El arrebol de la tarde comienza a perder su esplendor y se avecina la noche. Sé que es un sacrificio pasar las horas de oscuridad cumpliendo con mi deber de sabino y de súbdito de Quirino; sé que el sacrificio valdrá la pena. El frio comienza a sentirse en el cuerpo protegido por pieles y por el reparo de un añoso pino. La somnolencia se apodera gradualmente de mis ojos y de mi mente. El doble imperio del sueño y la vigilia toma mi espíritu. La gran estrella roja brilla en el este. A su lado la virginal espiga blanca acepta su cortejo, La conjunción de los dos astros de colores dispares hechizan a los hombres y a los dioses. El cielo es un rebaño infinito de puntos brillantes.

Veo al hombre.

Un individuo de piel atezada por la intemperie y con barba ligeramente desordenada que manipula unas formas planas y de color claro en las manos, que de vez en cuando frota con una ramita. Está pensativo. Sé que es Quirino aunque nunca lo había imaginado así. Se pone en cuclillas depositando las formas planas en el suelo desnudo, muy cerca del altar. De pronto la forma comienza a desdibujarse en la bruma. Una casa gigante que llega al cielo y se impone ante mí de forma recia y solemne. Es un edificio vivo. Sus paredes son curvas y se unen en formas extrañas y estructuras como árboles de piedra sostienen los techos. Arriba de todo, seres alados sostienen lo que parece un escudo. El hombre se para y mira contemplativo la gran casa. Algunas partes estan incompletas y hay fuertes cuerdas que parecen servir para levantar rocas y colocarlas en las partes altas.

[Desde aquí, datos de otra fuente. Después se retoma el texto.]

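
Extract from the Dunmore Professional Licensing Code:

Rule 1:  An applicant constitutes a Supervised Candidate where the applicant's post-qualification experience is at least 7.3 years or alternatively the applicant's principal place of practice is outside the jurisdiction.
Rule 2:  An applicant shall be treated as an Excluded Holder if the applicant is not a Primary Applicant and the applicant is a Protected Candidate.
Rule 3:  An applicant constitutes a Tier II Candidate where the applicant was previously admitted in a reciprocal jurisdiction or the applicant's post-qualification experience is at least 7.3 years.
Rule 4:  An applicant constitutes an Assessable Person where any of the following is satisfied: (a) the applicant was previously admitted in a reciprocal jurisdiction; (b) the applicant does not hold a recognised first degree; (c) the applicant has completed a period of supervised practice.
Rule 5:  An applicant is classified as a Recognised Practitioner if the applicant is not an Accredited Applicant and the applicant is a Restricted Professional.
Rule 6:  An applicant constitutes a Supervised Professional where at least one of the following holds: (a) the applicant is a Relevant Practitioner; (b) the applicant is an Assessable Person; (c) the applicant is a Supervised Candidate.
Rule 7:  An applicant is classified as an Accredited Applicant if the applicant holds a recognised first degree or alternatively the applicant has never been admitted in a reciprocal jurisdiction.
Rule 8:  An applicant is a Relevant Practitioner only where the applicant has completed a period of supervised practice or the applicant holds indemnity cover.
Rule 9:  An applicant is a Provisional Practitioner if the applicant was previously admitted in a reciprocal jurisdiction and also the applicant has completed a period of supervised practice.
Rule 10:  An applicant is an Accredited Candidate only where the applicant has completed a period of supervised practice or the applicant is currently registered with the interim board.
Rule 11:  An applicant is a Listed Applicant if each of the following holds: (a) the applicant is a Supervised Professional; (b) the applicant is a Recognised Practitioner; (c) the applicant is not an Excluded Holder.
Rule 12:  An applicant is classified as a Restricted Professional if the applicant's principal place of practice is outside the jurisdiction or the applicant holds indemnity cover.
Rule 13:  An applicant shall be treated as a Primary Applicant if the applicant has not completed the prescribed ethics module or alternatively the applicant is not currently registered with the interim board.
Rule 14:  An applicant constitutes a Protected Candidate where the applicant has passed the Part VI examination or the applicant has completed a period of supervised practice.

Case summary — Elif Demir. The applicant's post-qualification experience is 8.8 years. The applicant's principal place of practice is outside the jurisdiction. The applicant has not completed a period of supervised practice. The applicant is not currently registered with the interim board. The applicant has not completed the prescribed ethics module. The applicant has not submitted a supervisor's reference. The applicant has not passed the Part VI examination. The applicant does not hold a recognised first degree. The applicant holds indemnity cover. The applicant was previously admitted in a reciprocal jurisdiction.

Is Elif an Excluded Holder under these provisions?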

He visto la casa de Quirino, el dios rey, el adalid de la guerra, lo más sagrado entre lo sagrado para nosotros los sabinos, el verdadero pueblo.

***

 Francesco Borromini recobra el aliento entre resuellos luego de emprender la empinada calle que lleva a la cima del monte Quirinal. 

 Piensa con un escalofrío en los pueblos sabinos que cohabitaron este monte consagrado a Quirino —de donde proviene el nombre— y cree sentir un espíritu que lo atraviesa, como un chubasco de aire helado que se cuela entre los pinares y los hace cantar. Hoy es el primer día que pisa esta tierra en donde va a erigir un templo a pedido de Francesco Barberini, miembro de una  familia de cardenales y prelados amantes de las obras públicas. En su afán de embellecer la ciudad han derruido antiguos solares para ver emerger palacios marmóreos y fuentes sofisticadas. Roma ha cambiado mucho en pocos años. Maffeo Barberini—Urbano VIII—llegó a sacar el bronce del Panteón para construir el baldaquino de San Pedro. Los romanos acusan indignados: Aquello que no han hecho los bárbaros, lo han hecho los Barberini. La familia tiene al nepotismo como su más refinado vicio: en los pasillos del palacio papal es difícil no encontrarse con algún funcionario que lleve el apellido Barberini.

El arquitecto piensa en el encargo: un templo consagrado al dios trino y Carlo Borromeo. Los recursos no son abundantes, y el espacio es más bien pequeño. Pero ha concebido un diseño único en el mundo de la arquitectura. Sabe que el resultado puede ser un escándalo para muchos pero está empecinado en hacerlo. Será un templo de planta oval, una idea que ha introducido Miguel Ángel. Las formas curvas que modelan la cúpula son un homenaje a las matemáticas y el poder de la geometría analítica que permite intersecar secciones para crear formas nunca antes vistas en la arquitectura. El templo es la celebración de la ciencia, del conocimiento y del inmenso poder de Dios que es tres y uno y que concibió la perfección del número y sus permutaciones en las divinas formas.

 Borromini entra al templo con su imaginación y recorre las columnas mirando hacia el majestuoso techo. La paloma del Espíritu Santo en la cúpula domina el silencio. Cierra los ojos para ver mejor la planta y regodearse con su diseño. Aprieta los planos en sus manos como adueñándose de su creación.

 Abre los ojos.

 Junto a un viejo pino, un hombre envuelto en pieles lo mira boquiabierto de rodillas.